After modifications, further reconsideration denied September 30, 2011 and January 11, 2012.
Counsel for the Orchardists indicated at oral argument that if Rocky Reach Trail is developed, then the annual lease agreements between WSDOT and the Orchardists will not be renewed. Wash. Supreme Court oral argument, Feil v. E. Wash. Growth Mgmt. Hearings Bd., No. 84369-4 (Mar. 8, 2011), at 2 min., 38 sec. and 18 min., 40 sec., audio recording by TVW, Washington State’s Public Affairs Network, available at www.tvw.org.
The McNeals are not parties to the case presently before us.
The Orchardists argued before the Court of Appeals that there was not substantial evidence to support the Board of County Commissioners’ findings under LUPA; they do not raise that issue here.
The Orchardists raised additional arguments in this court that, for the reasons explained, we need not address on the merits. The Orchardists contend that the County failed to comply with RCW 43.21C.030(2)(e), which imposes a duty on the County to consider alternative locations for the trail. See Pet. for Review at 18. The record reveals that the County studied alternatives, belying the Orchardists’ contention on this point. See CP at 0-3106. Additionally, we decline to rule on the Orchardists’ motion to strike the County’s statement of additional authorities because we do not reach the issues of res judicata and collateral estoppel set forth therein.
The DCC has since been amended, and it now provides that the “R-0 district is permitted where approved prior to October 28, 2008. All new proposals and proposals to amend previously approved R-0 districts shall be processed in accordance with DCC Chapter 18.80, Conditional Uses.” DCC 18.46.020.
The Orchardists assert that, after our decision in King County, the “GMA prohibits development regulations that allow active recreational uses in Agricultural Resource Areas, at least when they are located on prime soil and interfere with the agricultural economy.” Pet. for Review at 14. The Orchardists mischaracterize our holding in King County and take it out of context because there, unlike here, the party challenging the hearings board’s decision timely did so by filing its petition within the 60-day statute of limitations set forth in the GMA.
For example, the GMA requires counties to “conserve agricultural land in order to maintain and enhance the agricultural industry and to discourage incompatible uses.” King County, 142 Wn.2d at 557 (emphasis omitted) (citing ROW 36.70A.020(8)). On the other hand, the GMA states that counties must “encourage the development of recreational opportunities.” Id. at 558 (emphasis omitted) (citing ROW 36.70A.020(9)).
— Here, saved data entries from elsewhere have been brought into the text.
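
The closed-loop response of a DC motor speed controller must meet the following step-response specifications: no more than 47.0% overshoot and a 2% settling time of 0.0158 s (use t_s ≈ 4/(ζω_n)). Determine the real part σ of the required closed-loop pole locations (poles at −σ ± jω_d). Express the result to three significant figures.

σ ≈ 253

The settling-time spec alone fixes σ = ζω_n = 4/t_s = 4/0.0158 = 253.
(Overshoot then fixes ζ = 0.234 and hence ω_d = σ·√(1−ζ²)/ζ = 1050 rad/s.)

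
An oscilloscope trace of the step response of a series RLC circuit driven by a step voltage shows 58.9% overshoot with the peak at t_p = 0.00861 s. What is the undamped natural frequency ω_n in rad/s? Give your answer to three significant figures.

ω_n ≈ 370 rad/s

ζ from %OS: ζ = |ln 0.589|/√(π²+ln²0.589) = 0.166.
t_p = π/ω_d ⇒ ω_d = 365 rad/s; then ω_n = ω_d/√(1−ζ²) = 370 rad/s.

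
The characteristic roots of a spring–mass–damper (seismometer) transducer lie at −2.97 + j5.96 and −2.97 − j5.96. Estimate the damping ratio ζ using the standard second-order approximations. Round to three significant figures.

ζ ≈ 0.446

With σ = 2.97, ω_d = 5.96: ω_n = √(σ²+ω_d²) = 6.66 rad/s, ζ = σ/ω_n = 0.446.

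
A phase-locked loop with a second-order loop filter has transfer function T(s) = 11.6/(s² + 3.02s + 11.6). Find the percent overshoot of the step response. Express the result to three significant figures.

%OS ≈ 21.1%

Matching coefficients with s² + 2ζω_n s + ω_n² gives ω_n² = 11.6 ⇒ ω_n = 3.41 rad/s, and ζ = 3.02/(2ω_n) = 0.443.
Overshoot: exp(−π·0.443/√(1−0.443²)) = 0.211, i.e. 21.1%.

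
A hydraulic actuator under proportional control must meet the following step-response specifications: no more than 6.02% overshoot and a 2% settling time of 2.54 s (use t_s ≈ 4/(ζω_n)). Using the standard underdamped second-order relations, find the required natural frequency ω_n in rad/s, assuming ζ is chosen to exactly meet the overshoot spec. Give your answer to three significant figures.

ζ = −ln(OS)/√(π² + (ln OS)²). With OS = 0.0602, ln OS = −2.810 and ζ = 2.810/4.215 = 0.667.
From t_s ≈ 4/(ζω_n): ω_n = 4/(ζ·t_s) = 4/(0.667·2.54) = 2.36 rad/s.

ω_n ≈ 2.36 rad/s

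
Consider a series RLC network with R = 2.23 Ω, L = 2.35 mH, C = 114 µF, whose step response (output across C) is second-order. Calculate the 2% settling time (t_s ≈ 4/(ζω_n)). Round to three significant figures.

t_s ≈ 0.00843 s

For a series RLC circuit (capacitor voltage as output), ω_n = 1/√(LC) = 1/√(2.35 mH · 114 µF) = 1930 rad/s.
ζ = (R/2)·√(C/L) = (2.23/2)·√(114 µF/2.35 mH) = 0.246.
t_s ≈ 4/(ζω_n) = 0.00843 s.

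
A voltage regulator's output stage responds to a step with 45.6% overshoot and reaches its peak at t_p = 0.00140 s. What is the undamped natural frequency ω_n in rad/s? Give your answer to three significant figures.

ζ from %OS: ζ = |ln 0.456|/√(π²+ln²0.456) = 0.242.
t_p = π/ω_d ⇒ ω_d = 2240 rad/s; then ω_n = ω_d/√(1−ζ²) = 2310 rad/s.

ω_n ≈ 2310 rad/s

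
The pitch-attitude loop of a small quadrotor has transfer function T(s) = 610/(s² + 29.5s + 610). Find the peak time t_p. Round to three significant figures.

t_p ≈ 0.159 s

Comparing the denominator to s² + 2ζω_n s + ω_n²: ω_n = √610 = 24.7 rad/s, and 2ζω_n = 29.5 so ζ = 29.5/(2·24.7) = 0.597.
ω_d = ω_n√(1−ζ²) = 19.8 rad/s. Then t_p = π/ω_d = 0.159 s.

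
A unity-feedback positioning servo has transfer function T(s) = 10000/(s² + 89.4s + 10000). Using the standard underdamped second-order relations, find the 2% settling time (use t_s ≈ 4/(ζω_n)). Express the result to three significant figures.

Matching coefficients with s² + 2ζω_n s + ω_n² gives ω_n² = 10000 ⇒ ω_n = 100 rad/s, and ζ = 89.4/(2ω_n) = 0.447.
t_s ≈ 4/(ζω_n) = 4/(0.447·100) = 0.0895 s.

t_s ≈ 0.0895 s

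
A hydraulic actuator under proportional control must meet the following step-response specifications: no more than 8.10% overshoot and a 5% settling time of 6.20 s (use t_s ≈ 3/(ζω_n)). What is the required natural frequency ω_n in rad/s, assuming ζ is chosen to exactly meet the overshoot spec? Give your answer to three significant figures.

ω_n ≈ 0.775 rad/s

ζ = −ln(OS)/√(π² + (ln OS)²). With OS = 0.0810, ln OS = −2.513 and ζ = 2.513/4.023 = 0.625.
From t_s ≈ 3/(ζω_n): ω_n = 3/(ζ·t_s) = 3/(0.625·6.20) = 0.775 rad/s.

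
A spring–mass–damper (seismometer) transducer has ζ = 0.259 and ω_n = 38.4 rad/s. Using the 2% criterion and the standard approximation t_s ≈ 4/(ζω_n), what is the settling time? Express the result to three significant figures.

t_s ≈ 0.402 s

t_s ≈ 4/(ζω_n) = 4/(0.259 × 38.4) = 0.402 s.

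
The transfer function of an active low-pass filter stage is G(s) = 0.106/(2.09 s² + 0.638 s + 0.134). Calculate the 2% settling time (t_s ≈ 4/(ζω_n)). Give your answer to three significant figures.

Dividing through by 2.09: denominator becomes s² + 0.3053 s + 0.06411.
So ω_n = √0.06411 = 0.253 rad/s and ζ = 0.3053/(2·0.253) = 0.603.
t_s ≈ 4/(ζω_n) = 26.2 s.

t_s ≈ 26.2 s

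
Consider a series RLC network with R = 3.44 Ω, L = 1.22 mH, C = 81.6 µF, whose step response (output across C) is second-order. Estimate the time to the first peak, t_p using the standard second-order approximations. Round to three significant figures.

t_p ≈ 0.00111 s

For a series RLC circuit (capacitor voltage as output), ω_n = 1/√(LC) = 1/√(1.22 mH · 81.6 µF) = 3170 rad/s.
ζ = (R/2)·√(C/L) = (3.44/2)·√(81.6 µF/1.22 mH) = 0.445.
ω_d = ω_n√(1−ζ²) = 2840 rad/s. t_p = π/ω_d = 0.00111 s.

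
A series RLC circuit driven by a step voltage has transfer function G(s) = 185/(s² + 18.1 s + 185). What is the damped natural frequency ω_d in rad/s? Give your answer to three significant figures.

ω_d ≈ 10.2 rad/s

Comparing the denominator to s² + 2ζω_n s + ω_n²: ω_n = √185 = 13.6 rad/s, and 2ζω_n = 18.1 so ζ = 18.1/(2·13.6) = 0.665.
ω_d = 13.6·√(1 − 0.665²) = 10.2 rad/s.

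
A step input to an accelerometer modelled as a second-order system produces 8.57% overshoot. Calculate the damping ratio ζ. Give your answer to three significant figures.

From %OS = 100·exp(−πζ/√(1−ζ²)), invert to get ζ = −ln(OS)/√(π² + ln²(OS)) with OS = 0.0857.
−ln 0.0857 = 2.457, so ζ = 2.457/√(π² + 6.036) = 0.616.

ζ ≈ 0.616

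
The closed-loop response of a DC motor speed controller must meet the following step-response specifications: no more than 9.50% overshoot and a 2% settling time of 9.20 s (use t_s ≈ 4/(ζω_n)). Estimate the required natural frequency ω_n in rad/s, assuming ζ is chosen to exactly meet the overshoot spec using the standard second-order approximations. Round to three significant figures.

ζ = −ln(OS)/√(π² + (ln OS)²). With OS = 0.0950, ln OS = −2.354 and ζ = 2.354/3.926 = 0.600.
Then ω_n = 4/(ζ t_s) = 4/(0.600 × 9.20) = 0.725 rad/s.

ω_n ≈ 0.725 rad/s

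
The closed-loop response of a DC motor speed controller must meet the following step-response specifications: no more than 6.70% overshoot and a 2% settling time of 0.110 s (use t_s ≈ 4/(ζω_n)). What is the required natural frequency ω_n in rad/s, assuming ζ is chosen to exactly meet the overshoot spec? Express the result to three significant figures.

ω_n ≈ 55.8 rad/s

ζ = −ln(OS)/√(π² + (ln OS)²). With OS = 0.0670, ln OS = −2.703 and ζ = 2.703/4.144 = 0.652.
Then ω_n = 4/(ζ t_s) = 4/(0.652 × 0.110) = 55.8 rad/s.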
The 2004 Greater East Wenatchee Comprehensive Plan, adopted under the GMA, stated that trail systems should be provided in the area and should be designed “to connect to existing or planned trail systems or designed as a looping system.” CP at 0-1394. In 2006, that comprehensive plan was amended to add that the “current trail system should be increased to extend north to connect with Lincoln Rock State Park.” Id. at 0-3811. The DCC, however, states that “[pledestrian/bicycle access corridors shall be discouraged in areas designated as agricultural lands of long-term commercial significance.” Id. at 1-6701 (emphasis omitted).